Although the AIFMD does not provide for a list of eligible or non-eligible assets, the CSSF has recently published FAQs on the possibility of investment funds to invest in virtual assets. Pursuant to the position of the CSSF, an AIF may invest directly (and indirectly) in virtual assets if its units are marketed only to professional investors, and a Luxembourg authorised AIFM must obtain an authorisation from the CSSF for this investment strategy. Accordingly, the CSSF has indicated that UCITS and UCIs addressing non-professional customers and pension funds are not allowed to invest, directly or indirectly, in virtual assets (as defined in the AML Law). 

In case the services provided by the fund qualify as virtual asset services in accordance with the AML Law, the fund will need to register as a virtual asset service provider. 

In accordance with the AML Law, virtual currencies, ie, digital representations of value that are not issued or guaranteed by a central bank or a public authority, which are not necessarily attached to a legally established currency and do not possess a legal status of currency or money, but are accepted by persons as a means of exchange and which can be transferred, stored and traded digitally, are also considered to be virtual assets. Therefore, the relevant AML/CTF obligations also apply to virtual currencies (see 12.3 Classification of Blockchain Assets). 
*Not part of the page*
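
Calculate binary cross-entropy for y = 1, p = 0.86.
L = 0.1508

L = -1·log(0.86) - 0·log(0.14) = -log(0.86) = 0.1508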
Decentralised finance (DeFi) is currently not defined in financial services regulation applicable in Luxembourg. As it may include a broad range of financial services that utilise public, distributed ledgers, the question of whether DeFi platforms would fall under the scope of existing financial services regulation would need to be assessed on a case-by-case basis based on the type of activities conducted. 

There are currently no specific provisions relating to non-fungible tokens (NFTs) and NFT platforms in Luxembourg. Unless NFTs are considered to be virtual assets or financial instruments, they would not fall under the scope of existing financial services regulations. By way of example, guidance issued by the Financial Action Task Force outlines that digital assets which are unique, rather than interchangeable, and which are used as collectibles rather than as payment or investment instruments, would generally not be considered as virtual assets.  

Nonetheless, whether or not NFTs could be used for payment or investment purposes, and thus qualify as virtual assets, should be assessed on a case-by-case basis. In case an NTF qualifies as a virtual asset under the AML Law, specific registration and AML/CTF obligations would apply as outlined in 12.3Classification of Blockchain Assets. 

The main regulation governing open banking, Directive (EU) 2015/2366 on payment services (PSD2), has been transposed into Luxembourg law by the Law of 20 July 2018 amending the Payment Services Law. The legal framework aims to open up the EU payment market to entities offering payment services based on access to the payment account, including account information services and payment initiation services. PSD2 enables customers to share their data securely via application programming interfaces with banks and third parties, allowing the customers to compare products, initiate payments and request account information. 

Although PSD 2 has significantly impacted the payment sector in the EU, it can be argued that so far open banking in Europe has not fully lived up to its expectations. Some technical issues faced by third-party providers due to PSD2 rules still require some further fine tuning to the legal framework. For example, the EBA has recently launched a consultation on the so-called 90-day rule, which requires customers to re-authenticate their accounts every 90 days, which is proposed to be extended to a 180-day minimum. 

Concerns raised by open banking include risk relating to data protection and security breaches. Both topics are highly regulated by the European Union, as the GDPR also applies in the context of open banking, and financial sector regulation, including PSD2 includes strict requirements on cybersecurity. So far, there have not been any significant enforcement actions by the competent authorities in Luxembourg relating to open banking.